The economic impact produced by the AT&T Red River Rivalry compares favorably to economic impacts generated by NCAA Football Bowl Subdivision bowl games. According to the Atlanta Sports Council, the Chick-fil-A Bowl, formerly the Peach Bowl, brings in an average of $30-35 million annually to Atlanta’s economy. The 2006 Pacific Life Holiday Bowl produced $34.2 million for the city of San Diego, according to a study conducted by San Diego State University’s Center for Hospitality and Tourism.
“The AT&T Red River Rivalry is a very important event for the City of Dallas, considering the large number of visitors it attracts and the impact they have on the city economically,” said Phillip Jones, president and CEO of the Dallas Convention & Visitors Bureau. “When students, alumni and fans of both schools travel to Dallas for the football game, they book our hotel rooms and fill our airports. In addition to attending the game, we also encourage them to experience the best shopping in the Southwest, our world-class restaurants and the largest urban arts district in the United States, where they can tour the Tutankhamun and the Golden Age of the Pharaohs exhibit currently on display at the Dallas Museum of Art.”

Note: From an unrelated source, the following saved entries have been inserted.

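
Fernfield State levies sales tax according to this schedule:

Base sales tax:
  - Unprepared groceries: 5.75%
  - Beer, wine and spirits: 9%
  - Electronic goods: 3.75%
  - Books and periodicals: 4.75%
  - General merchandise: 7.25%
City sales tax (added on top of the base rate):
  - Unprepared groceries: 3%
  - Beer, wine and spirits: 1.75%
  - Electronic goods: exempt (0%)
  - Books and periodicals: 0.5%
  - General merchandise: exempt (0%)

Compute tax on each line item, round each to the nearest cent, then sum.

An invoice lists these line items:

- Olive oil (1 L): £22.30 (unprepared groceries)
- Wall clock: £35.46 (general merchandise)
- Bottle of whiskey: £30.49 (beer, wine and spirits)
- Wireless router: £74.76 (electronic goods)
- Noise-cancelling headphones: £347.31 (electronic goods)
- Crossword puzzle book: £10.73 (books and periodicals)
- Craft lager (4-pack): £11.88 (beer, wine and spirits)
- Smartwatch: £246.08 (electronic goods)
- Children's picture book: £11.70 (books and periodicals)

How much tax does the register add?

Olive oil (1 L) £22.30: unprepared groceries → 5.75% + 3% city = 8.75% → £1.95
Wall clock £35.46: general merchandise → 7.25% + 0% city = 7.25% → £2.57
Bottle of whiskey £30.49: beer, wine and spirits → 9% + 1.75% city = 10.75% → £3.28
Wireless router £74.76: electronic goods → 3.75% + 0% city = 3.75% → £2.80
Noise-cancelling headphones £347.31: electronic goods → 3.75% + 0% city = 3.75% → £13.02
Crossword puzzle book £10.73: books and periodicals → 4.75% + 0.5% city = 5.25% → £0.56
Craft lager (4-pack) £11.88: beer, wine and spirits → 9% + 1.75% city = 10.75% → £1.28
Smartwatch £246.08: electronic goods → 3.75% + 0% city = 3.75% → £9.23
Children's picture book £11.70: books and periodicals → 4.75% + 0.5% city = 5.25% → £0.61
Total tax = £1.95 + £2.57 + £3.28 + £2.80 + £13.02 + £0.56 + £1.28 + £9.23 + £0.61 = £35.30

£35.30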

The AT&T Red River Rivalry’s current contract between the City of Dallas, State Fair of Texas and the two universities currently runs through 2015. The AT&T Red River Rivalry assists in producing traditionally the largest single-day attendance figure of the State Fair of Texas’ five-week run.
“Over the years, the AT&T Red River Rivalry has become an integral part of the State Fair of Texas,” said Errol McKoy, president of the State Fair of Texas. “The entire experience—from attending the game and walking the Midway to visiting one of the State Fair of Texas’ many museums and attractions—is rich in history and tradition and provides the most unique game-day atmosphere in the country.”